We can see that the syntax of function wilcox.test() is quite similar to that of t.test().

Now, the \(p\)-value is \(2.2e-16\), which is almost 0. Therefore, it is smaller than our usual value \(\alpha = 0.05\). We reject the null hypothesis at \(5\%\) significance level and conclude that the medians of undergraduate and graduate’s rent expense are statistically significantly different.

Exercise 10.5 Use the Wilcoxon’s rank sum test to test if the rent price is higher when the room has a private washroom.

Notes: Suppose that the two populations you are testing are \(X\) and \(Y\).
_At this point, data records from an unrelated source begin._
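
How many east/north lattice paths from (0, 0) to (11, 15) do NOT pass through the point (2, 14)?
Number of paths = 7724960

Total paths from (0, 0) to (11, 15): C(26, 11) = 7726160. Paths through (2, 14): (paths (0, 0) → (2, 14)) × (paths (2, 14) → (11, 15)) = C(16, 2) · C(10, 9) = 120 · 10 = 1200. Avoidance count = 7726160 − 1200 = 7724960.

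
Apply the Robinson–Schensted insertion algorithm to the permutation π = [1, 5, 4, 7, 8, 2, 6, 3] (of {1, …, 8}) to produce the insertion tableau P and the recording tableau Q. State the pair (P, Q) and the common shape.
P = [1, 2, 3, 8] / [4, 6] / [5, 7];  Q = [1, 2, 4, 5] / [3, 7] / [6, 8];  common shape = (4, 2, 2)

Row-insert the values π_1, π_2, … into P one at a time, bumping the leftmost entry strictly greater than the inserted value down to the next row. The recording tableau Q records, in position (i, j), the step at which that cell was added to P.
  Insert 1 (step 1): P = [1];  Q = [1]
  Insert 5 (step 2): P = [1, 5];  Q = [1, 2]
  Insert 4 (step 3): P = [1, 4] / [5];  Q = [1, 2] / [3]
  Insert 7 (step 4): P = [1, 4, 7] / [5];  Q = [1, 2, 4] / [3]
  Insert 8 (step 5): P = [1, 4, 7, 8] / [5];  Q = [1, 2, 4, 5] / [3]
  Insert 2 (step 6): P = [1, 2, 7, 8] / [4] / [5];  Q = [1, 2, 4, 5] / [3] / [6]
  Insert 6 (step 7): P = [1, 2, 6, 8] / [4, 7] / [5];  Q = [1, 2, 4, 5] / [3, 7] / [6]
  Insert 3 (step 8): P = [1, 2, 3, 8] / [4, 6] / [5, 7];  Q = [1, 2, 4, 5] / [3, 7] / [6, 8]
Final shape: (4, 2, 2).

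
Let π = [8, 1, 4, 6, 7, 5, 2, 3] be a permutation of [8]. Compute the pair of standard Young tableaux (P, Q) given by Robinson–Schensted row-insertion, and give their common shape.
P = [1, 2, 3, 7] / [4, 5] / [6] / [8];  Q = [1, 3, 4, 5] / [2, 8] / [6] / [7];  common shape = (4, 2, 1, 1)

Row-insert the values π_1, π_2, … into P one at a time, bumping the leftmost entry strictly greater than the inserted value down to the next row. The recording tableau Q records, in position (i, j), the step at which that cell was added to P.
  Insert 8 (step 1): P = [8];  Q = [1]
  Insert 1 (step 2): P = [1] / [8];  Q = [1] / [2]
  Insert 4 (step 3): P = [1, 4] / [8];  Q = [1, 3] / [2]
  Insert 6 (step 4): P = [1, 4, 6] / [8];  Q = [1, 3, 4] / [2]
  Insert 7 (step 5): P = [1, 4, 6, 7] / [8];  Q = [1, 3, 4, 5] / [2]
  Insert 5 (step 6): P = [1, 4, 5, 7] / [6] / [8];  Q = [1, 3, 4, 5] / [2] / [6]
  Insert 2 (step 7): P = [1, 2, 5, 7] / [4] / [6] / [8];  Q = [1, 3, 4, 5] / [2] / [6] / [7]
  Insert 3 (step 8): P = [1, 2, 3, 7] / [4, 5] / [6] / [8];  Q = [1, 3, 4, 5] / [2, 8] / [6] / [7]
Final shape: (4, 2, 1, 1).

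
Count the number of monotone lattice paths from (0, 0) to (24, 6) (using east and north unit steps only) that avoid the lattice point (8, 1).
Number of paths = 410634

Total paths from (0, 0) to (24, 6): C(30, 24) = 593775. Paths through (8, 1): (paths (0, 0) → (8, 1)) × (paths (8, 1) → (24, 6)) = C(9, 8) · C(21, 16) = 9 · 20349 = 183141. Avoidance count = 593775 − 183141 = 410634.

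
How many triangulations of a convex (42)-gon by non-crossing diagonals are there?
C_40 = 2622127042276492108820

These polygon triangulations are counted by the Catalan number C_n = (1/(n + 1)) · C(2n, n). For n = 40: C_40 = (1/41) · C(80, 40) = 107507208733336176461620/41 = 2622127042276492108820.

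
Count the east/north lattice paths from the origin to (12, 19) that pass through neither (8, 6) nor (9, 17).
Number of paths = 103088245

Inclusion–exclusion. Total paths: C(31, 12) = 141120525. Through P₁: C(14, 8)·C(17, 4) = 7147140. Through P₂: C(26, 9)·C(5, 3) = 31245500. Since P₁ is strictly southwest of P₂, a monotone path through both must visit P₁ then P₂; paths through both = C(14, 8)·C(12, 1)·C(5, 3) = 360360. Avoid both = 141120525 − 7147140 − 31245500 + 360360 = 103088245.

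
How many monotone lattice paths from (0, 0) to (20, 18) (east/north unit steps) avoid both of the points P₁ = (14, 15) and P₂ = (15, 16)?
Number of paths = 24009188595

Inclusion–exclusion. Total paths: C(38, 20) = 33578000610. Through P₁: C(29, 14)·C(9, 6) = 6514935840. Through P₂: C(31, 15)·C(7, 5) = 6311344095. Since P₁ is strictly southwest of P₂, a monotone path through both must visit P₁ then P₂; paths through both = C(29, 14)·C(2, 1)·C(7, 5) = 3257467920. Avoid both = 33578000610 − 6514935840 − 6311344095 + 3257467920 = 24009188595.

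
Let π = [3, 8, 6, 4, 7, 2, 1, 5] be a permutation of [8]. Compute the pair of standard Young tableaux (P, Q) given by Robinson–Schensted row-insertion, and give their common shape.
P = [1, 4, 5] / [2, 7] / [3] / [6] / [8];  Q = [1, 2, 5] / [3, 8] / [4] / [6] / [7];  common shape = (3, 2, 1, 1, 1)

Row-insert the values π_1, π_2, … into P one at a time, bumping the leftmost entry strictly greater than the inserted value down to the next row. The recording tableau Q records, in position (i, j), the step at which that cell was added to P.
  Insert 3 (step 1): P = [3];  Q = [1]
  Insert 8 (step 2): P = [3, 8];  Q = [1, 2]
  Insert 6 (step 3): P = [3, 6] / [8];  Q = [1, 2] / [3]
  Insert 4 (step 4): P = [3, 4] / [6] / [8];  Q = [1, 2] / [3] / [4]
  Insert 7 (step 5): P = [3, 4, 7] / [6] / [8];  Q = [1, 2, 5] / [3] / [4]
  Insert 2 (step 6): P = [2, 4, 7] / [3] / [6] / [8];  Q = [1, 2, 5] / [3] / [4] / [6]
  Insert 1 (step 7): P = [1, 4, 7] / [2] / [3] / [6] / [8];  Q = [1, 2, 5] / [3] / [4] / [6] / [7]
  Insert 5 (step 8): P = [1, 4, 5] / [2, 7] / [3] / [6] / [8];  Q = [1, 2, 5] / [3, 8] / [4] / [6] / [7]
Final shape: (3, 2, 1, 1, 1).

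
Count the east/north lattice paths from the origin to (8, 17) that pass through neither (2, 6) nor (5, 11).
Number of paths = 499847

Inclusion–exclusion. Total paths: C(25, 8) = 1081575. Through P₁: C(8, 2)·C(17, 6) = 346528. Through P₂: C(16, 5)·C(9, 3) = 366912. Since P₁ is strictly southwest of P₂, a monotone path through both must visit P₁ then P₂; paths through both = C(8, 2)·C(8, 3)·C(9, 3) = 131712. Avoid both = 1081575 − 346528 − 366912 + 131712 = 499847.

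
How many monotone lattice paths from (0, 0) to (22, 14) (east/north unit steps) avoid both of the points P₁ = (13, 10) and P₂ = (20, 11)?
Number of paths = 2223092140

Inclusion–exclusion. Total paths: C(36, 22) = 3796297200. Through P₁: C(23, 13)·C(13, 9) = 818007190. Through P₂: C(31, 20)·C(5, 2) = 846723150. Since P₁ is strictly southwest of P₂, a monotone path through both must visit P₁ then P₂; paths through both = C(23, 13)·C(8, 7)·C(5, 2) = 91525280. Avoid both = 3796297200 − 818007190 − 846723150 + 91525280 = 2223092140.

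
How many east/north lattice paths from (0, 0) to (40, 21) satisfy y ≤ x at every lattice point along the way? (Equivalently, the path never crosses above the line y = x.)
Number of paths = 5939663527389900

By the reflection principle (André's argument), the number of monotone paths to (40, 21) with n ≤ m that never go above y = x is C(61, 40) − C(61, 41) = 12176310231149295 − 6236646703759395 = 5939663527389900.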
And further suppose that we are not willing to make the assumption that the populations of \(X\) and \(Y\) are of similar shapes and scales, then with the Wilcoxon’s rank sum test (the two-sided version), we are testing

  • \(H_0: \mathbb{P}(X > Y) = \mathbb{P}(X < Y)\), i.e., the probability of an observation from population \(X\) exceeding an observation from population \(Y\) is the same as the probability of an observation from \(Y\) exceeding an observation from \(X\);

  • \(H_1: \mathbb{P}(X > Y) \ne \mathbb{P}(X < Y)\).

10.7 Kruskal-Wallis test

This test is an ANOVA version of the Wilcoxon’s rank sum test, i.e., it is used to test more than two populations.

10.7.1 Assumptions

  • The response variable is rankable

  • The populations or all groups are similarly shaped and scaled, except for (possibly) any difference in medians

10.7.2 Hypotheses

  • \(H_0:\) the median of the distributions are the same

  • \(H_1:\) the median of the distributions are not the same

10.7.3 Analysis in R

In R, we use the function kruskal.test() to conduct a Kruskal-Wallis test.

Example 10.12 Although we can use an ANOVA as we did in Example 10.4, let’s apply the Kruskal-Wallis test to rent expenses of students of different faculties.
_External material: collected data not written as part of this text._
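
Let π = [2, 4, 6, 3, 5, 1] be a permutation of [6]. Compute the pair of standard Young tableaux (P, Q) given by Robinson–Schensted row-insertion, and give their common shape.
P = [1, 3, 5] / [2, 6] / [4];  Q = [1, 2, 3] / [4, 5] / [6];  common shape = (3, 2, 1)

Row-insert the values π_1, π_2, … into P one at a time, bumping the leftmost entry strictly greater than the inserted value down to the next row. The recording tableau Q records, in position (i, j), the step at which that cell was added to P.
  Insert 2 (step 1): P = [2];  Q = [1]
  Insert 4 (step 2): P = [2, 4];  Q = [1, 2]
  Insert 6 (step 3): P = [2, 4, 6];  Q = [1, 2, 3]
  Insert 3 (step 4): P = [2, 3, 6] / [4];  Q = [1, 2, 3] / [4]
  Insert 5 (step 5): P = [2, 3, 5] / [4, 6];  Q = [1, 2, 3] / [4, 5]
  Insert 1 (step 6): P = [1, 3, 5] / [2, 6] / [4];  Q = [1, 2, 3] / [4, 5] / [6]
Final shape: (3, 2, 1).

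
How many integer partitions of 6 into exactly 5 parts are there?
p(6, 5 parts) = 1

Partitions of n into exactly k parts ↔ partitions of n − k into at most k parts (subtract 1 from each part). For n = 6, k = 5, the partitions are: 2+1+1+1+1. Count = 1.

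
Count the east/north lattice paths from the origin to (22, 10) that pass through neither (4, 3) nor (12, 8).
Number of paths = 42346690

Inclusion–exclusion. Total paths: C(32, 22) = 64512240. Through P₁: C(7, 4)·C(25, 18) = 16824500. Through P₂: C(20, 12)·C(12, 10) = 8314020. Since P₁ is strictly southwest of P₂, a monotone path through both must visit P₁ then P₂; paths through both = C(7, 4)·C(13, 8)·C(12, 10) = 2972970. Avoid both = 64512240 − 16824500 − 8314020 + 2972970 = 42346690.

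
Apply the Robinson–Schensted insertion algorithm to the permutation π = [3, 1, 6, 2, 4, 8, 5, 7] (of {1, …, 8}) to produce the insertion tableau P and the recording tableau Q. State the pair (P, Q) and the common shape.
P = [1, 2, 4, 5, 7] / [3, 6, 8];  Q = [1, 3, 5, 6, 8] / [2, 4, 7];  common shape = (5, 3)

Row-insert the values π_1, π_2, … into P one at a time, bumping the leftmost entry strictly greater than the inserted value down to the next row. The recording tableau Q records, in position (i, j), the step at which that cell was added to P.
  Insert 3 (step 1): P = [3];  Q = [1]
  Insert 1 (step 2): P = [1] / [3];  Q = [1] / [2]
  Insert 6 (step 3): P = [1, 6] / [3];  Q = [1, 3] / [2]
  Insert 2 (step 4): P = [1, 2] / [3, 6];  Q = [1, 3] / [2, 4]
  Insert 4 (step 5): P = [1, 2, 4] / [3, 6];  Q = [1, 3, 5] / [2, 4]
  Insert 8 (step 6): P = [1, 2, 4, 8] / [3, 6];  Q = [1, 3, 5, 6] / [2, 4]
  Insert 5 (step 7): P = [1, 2, 4, 5] / [3, 6, 8];  Q = [1, 3, 5, 6] / [2, 4, 7]
  Insert 7 (step 8): P = [1, 2, 4, 5, 7] / [3, 6, 8];  Q = [1, 3, 5, 6, 8] / [2, 4, 7]
Final shape: (5, 3).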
#kruskal-wallis test of the rent variable 
#among the different categories of the variable faculty
#from the data set rent
kruskal.test(rent~faculty, data = rent)
## 
##  Kruskal-Wallis rank sum test
## 
## data:  rent by faculty
## Kruskal-Wallis chi-squared = 7.6994, df = 5, p-value = 0.1736

The \(p\)-value is \(0.1736\), which is greater than \(\alpha = 0.05\). Therefore, we do not reject the null hypothesis at \(5\%\) significance level and conclude that the data suggests the median rent expenses are the same among students of different faculties.

Exercise 10.6 Plot a side-by-side boxplot of the student’s rent among students of different genders. Use the Kruskal-Wallis test to test if the medians are the same. Look at the boxplot and see if the assumption of similarly shaped and scaled populations is reasonable.

10.8 Summary of the Tests

Test What to test Function in R
ANOVA Test equality of means of two or more populations aov()
Chi-square test Test if two categorical variables are independent chisq.test()
Levene’s test Test equality of variances of two or more populations leveneTest() in package car
QQplot Check normality assumption by plots qqnorm() and qqline()
Shapiro-Wilk test Test normality assumption shapiro.test()
Wilcoxon’s rank sum test Test equality of medians of two populations wilcox.test()
Kruskal-Wallis test Test equality of medians of two or more populations kruskal.test()

Notes: We have learned many tests in this lesson. The mathematical reasoning behind these tests are involved and skipped for the conciseness and introductory purpose of this book. To use the tests, we should focus on understanding the idea (which test is used for what), the assumptions, and the hypotheses for each the test. Moreover, we need to know how to run the tests in R and interpret the results. These tests will be very helpful to any statistical project you conduct in the future.